Sobre las figuras claves de vanguardia cubana coincidíamos. Ambos éramos devotos de "los tres grandes": Peláez, Enríquez y Ponce, debido a sus visiones originales del mundo y su único lenguaje plástico. Y también nos gustaban los artistas excéntricos y marginales como Arístides Fernández y Rafael Blanco. Sobre los artistas de nuestro exilio también coincidíamos: los de "peso completo" eran Rafael Soriano y Gay García, seguidos por Roberto Estopiñán y Agustín Fernández, y de los cubanoamericanos igual: los importantes eran Arturo Rodríguez y María Brito, Luis Cruz Azaceta y Demi, Mario Bencomo y Juana Valdés, y los difuntos Carlos Macia, Fernando Luis y Juan González.
En noviembre del 2016 Juan me honró visitando (ya en silla de ruedas) la exposición de Cruz Azaceta que organicé para el Museo Cubano en Coral Way, Miami. Lentamente repasamos la muestra, pieza por pieza, comentándolas y haciéndonos preguntas mutuas. Nunca olvidaré esa experiencia.
Los últimos dos años fueron duros para él. Su cuerpo se deterioraba rápidamente, mientras su mente mantenía una hermosa lucidez. Nunca se quejaba, siempre era positivo, hablaba de su nueva nieta con júbilo, de un libro que había leído o película que había visto recientemente.
La última vez que hablamos a finales de julio, me dijo que los días eran bastante difíciles, pero que todavía tenía momentos buenos, gracias a Patricia y a sus hijos.
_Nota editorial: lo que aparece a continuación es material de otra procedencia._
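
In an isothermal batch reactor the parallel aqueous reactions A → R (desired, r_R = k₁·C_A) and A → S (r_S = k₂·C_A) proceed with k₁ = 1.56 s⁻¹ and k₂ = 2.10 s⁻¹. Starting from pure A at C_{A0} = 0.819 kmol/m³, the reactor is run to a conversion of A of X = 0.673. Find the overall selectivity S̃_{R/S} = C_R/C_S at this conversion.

C_A = C_{A0}(1−X) = 0.2678 kmol/m³.
Both paths are first order in A, so the instantaneous fraction to R is constant: dC_R/d(−C_A) = k₁/(k₁+k₂) = 0.4262.
C_R = 0.4262·(C_{A0}−C_A) = 0.4262×0.5512 = 0.235 kmol/m³.
C_S = (C_{A0}−C_A)−C_R = 0.3163 kmol/m³; S̃_{R/S} = 0.2349/0.3163 = 0.743.

0.743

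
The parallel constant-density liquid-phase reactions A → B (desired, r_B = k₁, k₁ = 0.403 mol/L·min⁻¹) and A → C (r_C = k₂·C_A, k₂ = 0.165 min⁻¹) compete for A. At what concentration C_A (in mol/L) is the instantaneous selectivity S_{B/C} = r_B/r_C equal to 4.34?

0.563 mol/L

S_{B/C} = (k₁/k₂)·C_A⁻¹ ⇒ C_A = (S·k₂/k₁)^(-1).
= (4.34×0.165/0.403)^(-1) = (1.777)^(-1) = 0.563 mol/L.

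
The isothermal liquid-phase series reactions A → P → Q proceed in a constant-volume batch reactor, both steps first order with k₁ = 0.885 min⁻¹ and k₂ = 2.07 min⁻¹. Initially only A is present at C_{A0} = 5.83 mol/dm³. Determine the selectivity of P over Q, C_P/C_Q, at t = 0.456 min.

1.68

Solving the coupled first-order balances gives C_P(t) = [k₁/(k₂−k₁)]·C_{A0}·(e^(−k₁t) − e^(−k₂t)).
e^(−k₁t) = e^(−0.885×0.456) = e^(−0.4036) = 0.6679; e^(−k₂t) = e^(−0.9439) = 0.3891.
C_P = 0.885×5.83/(2.07−0.885) × (0.6679−0.3891) = 4.354×0.2788 = 1.214 mol/dm³.
C_A = C_{A0}e^(−k₁t) = 3.894 mol/dm³, so C_Q = C_{A0}−C_A−C_P = 0.7218 mol/dm³; C_P/C_Q = 1.68.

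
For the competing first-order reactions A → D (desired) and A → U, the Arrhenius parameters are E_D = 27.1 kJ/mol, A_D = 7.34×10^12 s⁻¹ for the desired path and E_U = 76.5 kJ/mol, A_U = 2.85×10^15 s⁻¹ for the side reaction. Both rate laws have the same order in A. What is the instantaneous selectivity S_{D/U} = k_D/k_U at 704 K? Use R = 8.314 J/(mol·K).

Since both paths have the same order in A, the concentration cancels and S_{D/U} = k_D/k_U = (A_D/A_U)·exp[(E_U−E_D)/(RT)].
(E_U−E_D)/(RT) = (76.5−27.1)×10³/(8.314×704) = 49400/5853 = 8.440.
k_D/k_U = (7.34×10^12/2.85×10^15)·exp(8.440) = 0.002575 × 4629 = 11.9.

11.9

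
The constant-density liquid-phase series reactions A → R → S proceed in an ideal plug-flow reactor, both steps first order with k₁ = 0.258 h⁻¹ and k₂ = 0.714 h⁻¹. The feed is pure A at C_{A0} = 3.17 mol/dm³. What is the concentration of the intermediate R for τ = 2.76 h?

0.630 mol/dm³

Solving the coupled first-order balances gives C_R(τ) = [k₁/(k₂−k₁)]·C_{A0}·(e^(−k₁τ) − e^(−k₂τ)).
e^(−k₁τ) = e^(−0.258×2.76) = e^(−0.7121) = 0.4906; e^(−k₂τ) = e^(−1.971) = 0.1394.
C_R = 0.258×3.17/(0.714−0.258) × (0.4906−0.1394) = 1.794×0.3513 = 0.6300 mol/dm³.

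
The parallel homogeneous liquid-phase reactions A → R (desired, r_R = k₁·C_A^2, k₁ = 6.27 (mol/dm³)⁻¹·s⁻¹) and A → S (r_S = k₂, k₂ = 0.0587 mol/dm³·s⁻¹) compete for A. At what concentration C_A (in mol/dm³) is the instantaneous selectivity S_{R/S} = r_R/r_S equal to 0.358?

S_{R/S} = (k₁/k₂)·C_A^2 ⇒ C_A = (S·k₂/k₁)^(0.5).
= (0.358×0.0587/6.27)^(0.5) = (0.003352)^(0.5) = 0.0579 mol/dm³.

0.0579 mol/dm³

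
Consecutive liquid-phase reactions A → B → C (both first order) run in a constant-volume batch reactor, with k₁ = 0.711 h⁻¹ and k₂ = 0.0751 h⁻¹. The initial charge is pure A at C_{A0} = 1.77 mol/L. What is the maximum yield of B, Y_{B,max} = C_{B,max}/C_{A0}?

0.767

Evaluating C_B at t_opt = ln(k₂/k₁)/(k₂−k₁) gives C_{B,max}/C_{A0} = (k₁/k₂)^[k₂/(k₂−k₁)].
= (0.711/0.0751)^(0.0751/(0.0751−0.711)) = (9.467)^(-0.1181) = 0.7668.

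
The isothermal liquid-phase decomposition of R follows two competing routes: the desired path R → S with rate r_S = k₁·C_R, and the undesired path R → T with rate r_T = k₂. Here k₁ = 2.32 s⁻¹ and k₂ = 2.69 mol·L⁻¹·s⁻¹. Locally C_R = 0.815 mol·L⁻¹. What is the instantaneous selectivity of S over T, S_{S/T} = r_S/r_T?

0.703

S_{S/T} = r_S/r_T = (k₁·C_R)/(k₂) = (k₁/k₂)·C_R.
= (2.32×0.8150) / (2.69) = 1.891/2.690 = 0.703.
Since the desired path is higher order in R, keeping C_R high (PFR or concentrated feed) favours S.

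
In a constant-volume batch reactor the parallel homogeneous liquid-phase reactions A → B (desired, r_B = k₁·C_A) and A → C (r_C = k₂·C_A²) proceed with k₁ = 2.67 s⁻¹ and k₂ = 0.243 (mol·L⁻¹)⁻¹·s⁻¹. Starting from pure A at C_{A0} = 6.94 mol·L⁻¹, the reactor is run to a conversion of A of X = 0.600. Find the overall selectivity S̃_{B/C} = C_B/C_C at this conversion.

C_A = C_{A0}(1−X) = 2.776 mol·L⁻¹.
Along a PFR/batch, dC_B/dC_A = −r_B/(r_B+r_C) = −k₁/(k₁+k₂·C_A).
Integrating from C_{A0} to C_A: C_B = (2.67/0.243)·ln[(2.67+0.243·6.94)/(2.67+0.243·2.78)] = 10.99·ln(4.356/3.345) = 2.904 mol·L⁻¹.
C_C = (C_{A0}−C_A)−C_B = 1.260 mol·L⁻¹; S̃_{B/C} = 2.904/1.260 = 2.31.

2.31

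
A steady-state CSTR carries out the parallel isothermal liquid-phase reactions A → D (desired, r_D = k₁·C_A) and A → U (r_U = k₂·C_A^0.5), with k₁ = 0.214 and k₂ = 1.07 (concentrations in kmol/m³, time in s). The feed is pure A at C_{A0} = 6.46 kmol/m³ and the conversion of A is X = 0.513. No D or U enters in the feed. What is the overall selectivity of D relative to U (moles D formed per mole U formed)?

Exit C_A = C_{A0}(1−X) = 6.46×0.487 = 3.146 kmol/m³.
Rates in a CSTR are evaluated at the outlet concentration: r_D = 0.214×3.146 = 0.6732, r_U = 1.07×3.146^0.5 = 1.898.
Overall selectivity = C_D/C_U = r_Dτ/(r_Uτ) = r_D/r_U = 0.355.

0.355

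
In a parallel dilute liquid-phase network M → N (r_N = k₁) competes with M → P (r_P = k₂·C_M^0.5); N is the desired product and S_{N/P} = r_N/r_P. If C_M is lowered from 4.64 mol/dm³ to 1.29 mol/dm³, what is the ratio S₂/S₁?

1.90

S_{N/P} = (k₁/k₂)·C_M^-0.5, so S₂/S₁ = (C_{M,2}/C_{M,1})^-0.5.
= (1.29/4.64)^(-0.5) = (0.2780)^(-0.5) = 1.90.
Selectivity toward N rises as C_M falls — low-concentration operation is favoured.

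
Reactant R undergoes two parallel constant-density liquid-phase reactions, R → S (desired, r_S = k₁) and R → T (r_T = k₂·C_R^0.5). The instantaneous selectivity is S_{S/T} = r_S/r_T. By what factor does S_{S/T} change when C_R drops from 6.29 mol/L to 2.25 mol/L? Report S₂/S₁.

1.67

S_{S/T} = (k₁/k₂)·C_R^-0.5, so S₂/S₁ = (C_{R,2}/C_{R,1})^-0.5.
= (2.25/6.29)^(-0.5) = (0.3577)^(-0.5) = 1.67.
Selectivity toward S rises as C_R falls — low-concentration operation is favoured.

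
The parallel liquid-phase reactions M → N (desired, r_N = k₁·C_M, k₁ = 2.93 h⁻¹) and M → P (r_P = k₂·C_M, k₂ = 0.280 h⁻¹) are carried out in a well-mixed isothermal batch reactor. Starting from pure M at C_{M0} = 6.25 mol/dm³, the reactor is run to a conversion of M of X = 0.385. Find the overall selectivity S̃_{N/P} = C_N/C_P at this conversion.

10.5

C_M = C_{M0}(1−X) = 3.844 mol/dm³.
Both paths are first order in M, so the instantaneous fraction to N is constant: dC_N/d(−C_M) = k₁/(k₁+k₂) = 0.9128.
C_N = 0.9128·(C_{M0}−C_M) = 0.9128×2.406 = 2.20 mol/dm³.
C_P = (C_{M0}−C_M)−C_N = 0.2099 mol/dm³; S̃_{N/P} = 2.196/0.2099 = 10.5.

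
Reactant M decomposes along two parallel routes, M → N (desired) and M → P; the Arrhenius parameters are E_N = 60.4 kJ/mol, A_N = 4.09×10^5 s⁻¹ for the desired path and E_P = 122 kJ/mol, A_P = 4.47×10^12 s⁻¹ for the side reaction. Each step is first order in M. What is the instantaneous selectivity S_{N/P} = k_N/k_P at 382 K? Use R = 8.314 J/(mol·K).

24.3

k_N/k_P = (A_N/A_P)·exp[−(E_N−E_P)/(RT)] = (A_N/A_P)·exp[(E_P−E_N)/(RT)].
(E_P−E_N)/(RT) = (122−60.4)×10³/(8.314×382) = 61600/3176 = 19.40.
k_N/k_P = (4.09×10^5/4.47×10^12)·exp(19.40) = 9.150×10^-8 × 2.651×10^8 = 24.3.
Since E_N < E_P, lowering the temperature improves selectivity toward N.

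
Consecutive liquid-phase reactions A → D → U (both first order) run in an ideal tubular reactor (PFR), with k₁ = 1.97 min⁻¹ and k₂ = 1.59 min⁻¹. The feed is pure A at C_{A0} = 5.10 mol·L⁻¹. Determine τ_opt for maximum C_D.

Setting dC_D/dτ = 0 gives τ_opt = ln(k₂/k₁)/(k₂−k₁).
= ln(1.59/1.97)/(1.59−1.97) = ln(0.8071)/-0.3800 = -0.2143/-0.3800 = 0.564 min.

0.564 min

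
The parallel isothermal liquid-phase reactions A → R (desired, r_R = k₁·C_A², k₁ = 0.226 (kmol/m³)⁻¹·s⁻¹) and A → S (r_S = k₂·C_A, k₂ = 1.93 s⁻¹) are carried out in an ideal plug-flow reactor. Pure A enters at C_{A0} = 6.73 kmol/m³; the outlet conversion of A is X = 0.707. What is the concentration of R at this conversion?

1.57 kmol/m³

C_A = C_{A0}(1−X) = 1.972 kmol/m³.
Along a PFR/batch, dC_S/dC_A = −r_S/(r_R+r_S) = −k₂/(k₂+k₁·C_A).
Integrating from C_{A0} to C_A: C_S = (1.93/0.226)·ln[(1.93+0.226·6.73)/(1.93+0.226·1.97)] = 8.540·ln(3.451/2.376) = 3.189 kmol/m³.
Then C_R = (C_{A0}−C_A) − C_S = 4.758 − 3.189 = 1.569 kmol/m³.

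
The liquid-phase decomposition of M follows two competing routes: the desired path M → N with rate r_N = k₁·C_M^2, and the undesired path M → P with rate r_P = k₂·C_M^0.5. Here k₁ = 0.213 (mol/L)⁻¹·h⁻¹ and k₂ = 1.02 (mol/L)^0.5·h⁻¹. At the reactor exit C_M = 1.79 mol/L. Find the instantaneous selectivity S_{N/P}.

0.500

S_{N/P} = r_N/r_P = (k₁·C_M^2)/(k₂·C_M^0.5) = (k₁/k₂)·C_M^1.5.
= (0.213×1.790^2) / (1.02×1.790^0.5) = 0.6825/1.365 = 0.500.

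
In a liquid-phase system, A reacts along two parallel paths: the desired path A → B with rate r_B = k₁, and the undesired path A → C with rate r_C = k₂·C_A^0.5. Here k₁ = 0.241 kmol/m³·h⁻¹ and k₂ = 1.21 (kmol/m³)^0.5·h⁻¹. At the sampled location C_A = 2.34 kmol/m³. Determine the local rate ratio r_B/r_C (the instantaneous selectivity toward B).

S_{B/C} = r_B/r_C = (k₁)/(k₂·C_A^0.5) = (k₁/k₂)·C_A^-0.5.
= (0.241) / (1.21×2.340^0.5) = 0.2410/1.851 = 0.130.

0.130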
Me habló de un sueño en que él, Carlos Enríquez y yo estábamos en la taberna de Liverpool, y que el pintor formó una bronca pidiendo ron Matusalén, pues los taberneros no lo tenían. Nos reímos, me pidió excusas pues se sentía cansado y terminamos de hablar. Prometí volver a llamarlo. Intercambiamos textos durante sus últimos meses de vida, pero no volvimos a conversar. Seguiré conversando con sus libros.